The Importance of Defining Benefits and Measures
There is greater recognition of that need today than there was when I first started managing projects. But, it’s still not where it needs to be, at least in my opinion. Ask many project managers what the business benefits are that their initiative needs to deliver. They will undoubtedly refer you to the sponsor or customer representative for the answer. If the project manager doesn’t understand the business value their work aims to deliver, how can they be sure they are making the right decisions?
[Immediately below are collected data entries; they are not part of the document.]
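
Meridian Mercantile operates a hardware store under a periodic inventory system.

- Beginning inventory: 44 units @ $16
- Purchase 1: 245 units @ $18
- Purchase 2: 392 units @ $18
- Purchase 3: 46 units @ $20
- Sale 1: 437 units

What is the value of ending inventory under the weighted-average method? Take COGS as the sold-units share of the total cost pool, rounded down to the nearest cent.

Sale 1, sell 437: 437/727 × $13,090.00 → $7,868.40
Ending inventory (cost pool remaining) = $5,221.60

Ending inventory = $5,221.60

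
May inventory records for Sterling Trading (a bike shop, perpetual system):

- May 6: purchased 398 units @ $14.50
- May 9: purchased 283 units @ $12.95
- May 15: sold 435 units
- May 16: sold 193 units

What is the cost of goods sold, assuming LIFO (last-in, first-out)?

May 15, 435 sold [LIFO — newest first]: 283 @ $12.95 + 152 @ $14.50 = $5,868.85
May 16, 193 sold [LIFO — newest first]: 193 @ $14.50 = $2,798.50
Total COGS = $5,868.85 + $2,798.50 = $8,667.35
Ending inventory: 53 @ $14.50 = $768.50

COGS = $8,667.35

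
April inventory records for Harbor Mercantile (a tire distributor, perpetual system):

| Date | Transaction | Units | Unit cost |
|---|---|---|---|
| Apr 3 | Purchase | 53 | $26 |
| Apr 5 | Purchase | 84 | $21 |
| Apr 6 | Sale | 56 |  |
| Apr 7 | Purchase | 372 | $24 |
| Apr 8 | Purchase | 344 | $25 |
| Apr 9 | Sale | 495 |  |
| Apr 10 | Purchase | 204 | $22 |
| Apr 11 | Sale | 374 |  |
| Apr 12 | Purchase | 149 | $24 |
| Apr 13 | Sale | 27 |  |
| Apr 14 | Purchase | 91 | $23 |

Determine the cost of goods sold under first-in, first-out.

COGS = $22,848

Apr 6, 56 sold [FIFO — oldest first]: 53 @ $26 + 3 @ $21 = $1,441
Apr 9, 495 sold [FIFO — oldest first]: 81 @ $21 + 372 @ $24 + 42 @ $25 = $11,679
Apr 11, 374 sold [FIFO — oldest first]: 302 @ $25 + 72 @ $22 = $9,134
Apr 13, 27 sold [FIFO — oldest first]: 27 @ $22 = $594
Total COGS = $1,441 + $11,679 + $9,134 + $594 = $22,848
Ending inventory: 105 @ $22 + 149 @ $24 + 91 @ $23 = $7,979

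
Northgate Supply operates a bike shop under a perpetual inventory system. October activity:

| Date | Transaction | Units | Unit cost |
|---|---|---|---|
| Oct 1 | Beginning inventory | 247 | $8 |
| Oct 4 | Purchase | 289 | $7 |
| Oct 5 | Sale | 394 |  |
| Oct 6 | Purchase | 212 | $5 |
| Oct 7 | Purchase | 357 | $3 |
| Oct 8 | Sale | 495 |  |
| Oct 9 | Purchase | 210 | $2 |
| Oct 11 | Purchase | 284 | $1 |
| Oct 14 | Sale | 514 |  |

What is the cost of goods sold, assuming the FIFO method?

COGS = $6,638

Oct 5, 394 sold [FIFO — oldest first]: 247 @ $8 + 147 @ $7 = $3,005
Oct 8, 495 sold [FIFO — oldest first]: 142 @ $7 + 212 @ $5 + 141 @ $3 = $2,477
Oct 14, 514 sold [FIFO — oldest first]: 216 @ $3 + 210 @ $2 + 88 @ $1 = $1,156
Total COGS = $3,005 + $2,477 + $1,156 = $6,638
Ending inventory: 196 @ $1 = $196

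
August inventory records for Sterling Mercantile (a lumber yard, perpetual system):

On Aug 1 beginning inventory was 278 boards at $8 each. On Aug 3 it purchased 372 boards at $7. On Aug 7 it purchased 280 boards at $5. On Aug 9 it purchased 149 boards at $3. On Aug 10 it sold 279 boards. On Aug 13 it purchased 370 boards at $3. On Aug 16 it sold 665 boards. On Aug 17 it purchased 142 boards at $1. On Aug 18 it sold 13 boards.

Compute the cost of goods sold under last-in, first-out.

COGS = $3,985

Aug 10, 279 sold [LIFO — newest first]: 149 @ $3 + 130 @ $5 = $1,097
Aug 16, 665 sold [LIFO — newest first]: 370 @ $3 + 150 @ $5 + 145 @ $7 = $2,875
Aug 18, 13 sold [LIFO — newest first]: 13 @ $1 = $13
Total COGS = $1,097 + $2,875 + $13 = $3,985
Ending inventory: 278 @ $8 + 227 @ $7 + 129 @ $1 = $3,942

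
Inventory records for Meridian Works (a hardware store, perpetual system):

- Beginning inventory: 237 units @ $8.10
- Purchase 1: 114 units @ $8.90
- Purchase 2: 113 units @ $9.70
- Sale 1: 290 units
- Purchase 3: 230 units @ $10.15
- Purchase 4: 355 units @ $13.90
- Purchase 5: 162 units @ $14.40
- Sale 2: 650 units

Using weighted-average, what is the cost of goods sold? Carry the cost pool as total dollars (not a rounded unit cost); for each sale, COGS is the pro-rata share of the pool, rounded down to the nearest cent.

COGS = $10,362.19

After Beginning: 237 on hand, pool $1,919.70 (≈ $8.1000 each)
After Purchase 1: 351 on hand, pool $2,934.30 (≈ $8.3598 each)
After Purchase 2: 464 on hand, pool $4,030.40 (≈ $8.6862 each)
Sale 1, sell 290: 290/464 × $4,030.40 → $2,519.00
After Purchase 3: 404 on hand, pool $3,845.90 (≈ $9.5196 each)
After Purchase 4: 759 on hand, pool $8,780.40 (≈ $11.5684 each)
After Purchase 5: 921 on hand, pool $11,113.20 (≈ $12.0664 each)
Sale 2, sell 650: 650/921 × $11,113.20 → $7,843.19
Total COGS = $2,519.00 + $7,843.19 = $10,362.19
Ending inventory (cost pool remaining) = $3,270.01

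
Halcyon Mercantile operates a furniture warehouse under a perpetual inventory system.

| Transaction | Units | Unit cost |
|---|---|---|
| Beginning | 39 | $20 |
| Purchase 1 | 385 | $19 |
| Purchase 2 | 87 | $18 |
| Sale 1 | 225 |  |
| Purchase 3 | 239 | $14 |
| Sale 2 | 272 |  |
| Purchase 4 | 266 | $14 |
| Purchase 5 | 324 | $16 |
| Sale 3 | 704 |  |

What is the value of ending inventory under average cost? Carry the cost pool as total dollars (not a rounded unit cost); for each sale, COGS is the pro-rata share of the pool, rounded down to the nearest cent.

Ending inventory = $2,164.35

After Beginning: 39 on hand, pool $780.00 (≈ $20.0000 each)
After Purchase 1: 424 on hand, pool $8,095.00 (≈ $19.0920 each)
After Purchase 2: 511 on hand, pool $9,661.00 (≈ $18.9061 each)
Sale 1, sell 225: 225/511 × $9,661.00 → $4,253.86
After Purchase 3: 525 on hand, pool $8,753.14 (≈ $16.6726 each)
Sale 2, sell 272: 272/525 × $8,753.14 → $4,534.96
After Purchase 4: 519 on hand, pool $7,942.18 (≈ $15.3029 each)
After Purchase 5: 843 on hand, pool $13,126.18 (≈ $15.5708 each)
Sale 3, sell 704: 704/843 × $13,126.18 → $10,961.83
Total COGS = $4,253.86 + $4,534.96 + $10,961.83 = $19,750.65
Ending inventory (cost pool remaining) = $2,164.35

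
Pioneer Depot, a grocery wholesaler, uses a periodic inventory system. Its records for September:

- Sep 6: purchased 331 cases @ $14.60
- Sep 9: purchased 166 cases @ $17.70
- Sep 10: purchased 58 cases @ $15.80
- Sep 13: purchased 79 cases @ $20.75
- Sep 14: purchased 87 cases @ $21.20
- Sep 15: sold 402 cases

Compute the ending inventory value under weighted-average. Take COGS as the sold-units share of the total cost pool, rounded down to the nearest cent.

Ending inventory = $5,384.89

Sep 15, sell 402: 402/721 × $12,170.85 → $6,785.96
Ending inventory (cost pool remaining) = $5,384.89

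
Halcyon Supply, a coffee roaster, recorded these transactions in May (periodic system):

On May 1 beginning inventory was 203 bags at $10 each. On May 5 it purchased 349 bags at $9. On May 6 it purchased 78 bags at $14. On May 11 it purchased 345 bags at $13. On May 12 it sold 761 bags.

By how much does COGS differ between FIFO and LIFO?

$653

FIFO COGS: 203 @ $10 + 349 @ $9 + 78 @ $14 + 131 @ $13 = $7,966
LIFO COGS: 345 @ $13 + 78 @ $14 + 338 @ $9 = $8,619
Difference = |$7,966 − $8,619| = $653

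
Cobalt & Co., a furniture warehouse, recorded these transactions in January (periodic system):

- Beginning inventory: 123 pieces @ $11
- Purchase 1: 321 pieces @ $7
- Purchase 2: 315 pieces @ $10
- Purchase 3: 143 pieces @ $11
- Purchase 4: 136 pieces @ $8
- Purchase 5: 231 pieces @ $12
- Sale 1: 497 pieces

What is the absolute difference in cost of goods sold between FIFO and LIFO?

FIFO COGS: 123 @ $11 + 321 @ $7 + 53 @ $10 = $4,130
LIFO COGS: 231 @ $12 + 136 @ $8 + 130 @ $11 = $5,290
Difference = |$4,130 − $5,290| = $1,160

$1,160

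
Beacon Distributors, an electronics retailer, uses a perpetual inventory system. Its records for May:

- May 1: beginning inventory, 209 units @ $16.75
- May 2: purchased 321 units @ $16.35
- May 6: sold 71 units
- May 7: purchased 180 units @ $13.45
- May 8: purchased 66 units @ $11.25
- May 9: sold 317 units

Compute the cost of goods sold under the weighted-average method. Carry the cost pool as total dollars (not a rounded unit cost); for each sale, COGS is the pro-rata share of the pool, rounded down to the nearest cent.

COGS = $6,001.48

After May 1: 209 on hand, pool $3,500.75 (≈ $16.7500 each)
After May 2: 530 on hand, pool $8,749.10 (≈ $16.5077 each)
May 6, sell 71: 71/530 × $8,749.10 → $1,172.04
After May 7: 639 on hand, pool $9,998.06 (≈ $15.6464 each)
After May 8: 705 on hand, pool $10,740.56 (≈ $15.2348 each)
May 9, sell 317: 317/705 × $10,740.56 → $4,829.44
Total COGS = $1,172.04 + $4,829.44 = $6,001.48
Ending inventory (cost pool remaining) = $5,911.12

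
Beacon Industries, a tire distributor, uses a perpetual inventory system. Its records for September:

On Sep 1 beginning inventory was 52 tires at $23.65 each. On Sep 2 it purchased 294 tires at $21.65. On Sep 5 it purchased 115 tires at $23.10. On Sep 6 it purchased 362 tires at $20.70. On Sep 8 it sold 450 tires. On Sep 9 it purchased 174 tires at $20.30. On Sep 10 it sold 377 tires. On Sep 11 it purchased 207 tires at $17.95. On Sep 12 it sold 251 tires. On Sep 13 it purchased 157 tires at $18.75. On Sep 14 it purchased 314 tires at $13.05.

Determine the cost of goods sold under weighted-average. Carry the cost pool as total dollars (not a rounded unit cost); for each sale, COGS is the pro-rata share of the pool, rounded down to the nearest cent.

After Sep 1: 52 on hand, pool $1,229.80 (≈ $23.6500 each)
After Sep 2: 346 on hand, pool $7,594.90 (≈ $21.9506 each)
After Sep 5: 461 on hand, pool $10,251.40 (≈ $22.2373 each)
After Sep 6: 823 on hand, pool $17,744.80 (≈ $21.5611 each)
Sep 8, sell 450: 450/823 × $17,744.80 → $9,702.50
After Sep 9: 547 on hand, pool $11,574.50 (≈ $21.1600 each)
Sep 10, sell 377: 377/547 × $11,574.50 → $7,977.30
After Sep 11: 377 on hand, pool $7,312.85 (≈ $19.3975 each)
Sep 12, sell 251: 251/377 × $7,312.85 → $4,868.76
After Sep 13: 283 on hand, pool $5,387.84 (≈ $19.0383 each)
After Sep 14: 597 on hand, pool $9,485.54 (≈ $15.8887 each)
Total COGS = $9,702.50 + $7,977.30 + $4,868.76 = $22,548.56
Ending inventory (cost pool remaining) = $9,485.54

COGS = $22,548.56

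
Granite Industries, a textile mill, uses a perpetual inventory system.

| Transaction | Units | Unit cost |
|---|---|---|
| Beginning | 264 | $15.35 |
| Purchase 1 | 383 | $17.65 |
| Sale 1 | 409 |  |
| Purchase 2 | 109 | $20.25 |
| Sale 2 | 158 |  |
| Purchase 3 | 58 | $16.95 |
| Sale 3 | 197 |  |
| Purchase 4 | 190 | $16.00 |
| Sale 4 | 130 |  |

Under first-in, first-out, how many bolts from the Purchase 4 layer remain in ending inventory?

Sale 1 (409) [FIFO — oldest first]: 264 @ $15.35 + 145 @ $17.65 = $6,611.65
Sale 2 (158) [FIFO — oldest first]: 158 @ $17.65 = $2,788.70
Sale 3 (197) [FIFO — oldest first]: 80 @ $17.65 + 109 @ $20.25 + 8 @ $16.95 = $3,754.85
Sale 4 (130) [FIFO — oldest first]: 50 @ $16.95 + 80 @ $16.00 = $2,127.50
Total COGS = $6,611.65 + $2,788.70 + $3,754.85 + $2,127.50 = $15,282.70
Ending inventory: 110 @ $16.00 = $1,760.00

110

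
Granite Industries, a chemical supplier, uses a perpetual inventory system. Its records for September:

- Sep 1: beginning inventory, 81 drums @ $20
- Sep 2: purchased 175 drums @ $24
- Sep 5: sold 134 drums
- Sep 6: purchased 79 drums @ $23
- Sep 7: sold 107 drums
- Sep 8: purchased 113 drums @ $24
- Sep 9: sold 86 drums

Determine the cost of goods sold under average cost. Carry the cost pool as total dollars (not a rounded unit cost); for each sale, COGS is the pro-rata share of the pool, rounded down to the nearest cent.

COGS = $7,508.80

After Sep 1: 81 on hand, pool $1,620.00 (≈ $20.0000 each)
After Sep 2: 256 on hand, pool $5,820.00 (≈ $22.7344 each)
Sep 5, sell 134: 134/256 × $5,820.00 → $3,046.40
After Sep 6: 201 on hand, pool $4,590.60 (≈ $22.8388 each)
Sep 7, sell 107: 107/201 × $4,590.60 → $2,443.75
After Sep 8: 207 on hand, pool $4,858.85 (≈ $23.4727 each)
Sep 9, sell 86: 86/207 × $4,858.85 → $2,018.65
Total COGS = $3,046.40 + $2,443.75 + $2,018.65 = $7,508.80
Ending inventory (cost pool remaining) = $2,840.20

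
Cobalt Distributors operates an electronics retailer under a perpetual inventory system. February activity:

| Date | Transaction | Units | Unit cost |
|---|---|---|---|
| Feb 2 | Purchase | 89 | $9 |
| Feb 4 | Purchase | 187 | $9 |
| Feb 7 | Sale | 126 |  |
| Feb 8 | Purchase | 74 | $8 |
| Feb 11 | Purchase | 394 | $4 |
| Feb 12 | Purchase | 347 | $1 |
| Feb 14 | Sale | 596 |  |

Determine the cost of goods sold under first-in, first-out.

Feb 7, 126 sold [FIFO — oldest first]: 89 @ $9 + 37 @ $9 = $1,134
Feb 14, 596 sold [FIFO — oldest first]: 150 @ $9 + 74 @ $8 + 372 @ $4 = $3,430
Total COGS = $1,134 + $3,430 = $4,564
Ending inventory: 22 @ $4 + 347 @ $1 = $435

COGS = $4,564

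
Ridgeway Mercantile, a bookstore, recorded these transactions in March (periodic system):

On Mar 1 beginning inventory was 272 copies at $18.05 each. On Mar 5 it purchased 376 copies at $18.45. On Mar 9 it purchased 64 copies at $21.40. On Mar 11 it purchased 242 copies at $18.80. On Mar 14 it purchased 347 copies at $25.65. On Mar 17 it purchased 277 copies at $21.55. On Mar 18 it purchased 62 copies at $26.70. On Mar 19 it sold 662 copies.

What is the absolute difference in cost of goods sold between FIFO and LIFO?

$3,763.30

FIFO COGS: 272 @ $18.05 + 376 @ $18.45 + 14 @ $21.40 = $12,146.40
LIFO COGS: 62 @ $26.70 + 277 @ $21.55 + 323 @ $25.65 = $15,909.70
Difference = |$12,146.40 − $15,909.70| = $3,763.30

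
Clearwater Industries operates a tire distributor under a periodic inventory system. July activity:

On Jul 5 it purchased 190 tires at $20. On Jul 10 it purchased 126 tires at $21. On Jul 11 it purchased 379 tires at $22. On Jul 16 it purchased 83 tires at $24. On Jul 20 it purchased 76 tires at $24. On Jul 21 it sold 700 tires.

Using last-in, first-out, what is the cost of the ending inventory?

Ending inventory = $3,080

Jul 21, 700 sold [LIFO — newest first]: 76 @ $24 + 83 @ $24 + 379 @ $22 + 126 @ $21 + 36 @ $20 = $15,520
Ending inventory: 154 @ $20 = $3,080
Check: goods available $18,600 = COGS $15,520 + ending $3,080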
Understanding Constraints vs. Value
Ask those same project managers about the constraints of time, cost, and scope and they’ll tell you want to hear. Organizations need to put value and benefits in that same conversation. That requires every project, and by extension every project manager and team, to have:
- Clearly defined benefits. The project is expected to deliver a specific amount and type of value. That could be $1 million in revenue, 2% market share increase, three-point improvement in customer satisfaction, or any other of a thousand different metrics.
- Clearly defined measures for those benefits. Determine how to measure the performance in the bullet point above. That could be the next customer survey, the revenue report one quarter after launch, or the amount allocated to a particular general ledger code in the next fiscal year. Again, there are many different measures.
Define both of these up front, alongside making the proposal and considering the investment. That’s where we find the estimates of cost and duration, as well as where we state the features to include. It follows that the reason for the investment – the value, should be there too. People often don’t define them because they consider financial metrics too obvious and other metrics too difficult.
How PPM Solutions Add Value
That’s where a project portfolio management or PPM solution comes in. Sciforma, a world-class PPM offering, enables clients to define and track success criteria and metrics to measure that success. For mainstream metrics like revenue, unit sales, and so on, integrations with other parts of the enterprise technology infrastructure can automate the measurement of performance. But what about those goals and objectives that aren’t so clear cut?
Unit sales, market share, revenue, and similar metrics are trailing indicators – you only get reliable indicators after the fact. That may delay the ability to correct or enhance a project’s deliverables, hurting the ultimate success. That’s where proxies come in – expressions of interest in a new product on the company website for example, or pre-orders by a certain date. Organizations often overlook these metrics, even though they are just as valid as profitability or margin.
With the right PPM solution, it doesn’t matter. Teams can define custom metrics and measures, tie them to the project, monitor performance, and provide actual data. This allows portfolio managers to identify variances in any metric and engage the right stakeholders to review and determine the appropriate response. Again, PPM can assist with modeling of different scenarios, identification of dependencies for any changes and so on.
Remember, it’s not just about the money!
And we’re back to where we started, reminding our self it’s not just about the money. As a final point, it should be noted that value or business benefits can be anything that the organization defines. While objectivity is always the desire, it’s not always possible, especially in projects focused on innovation or research and development. There, subjective metrics are fine – the project is a success if the CEO says that it’s a success for example. But regardless of what the metric is, it, and the measurement approach, must be defined upfront, captured, tracked, and managed in your PPM solution.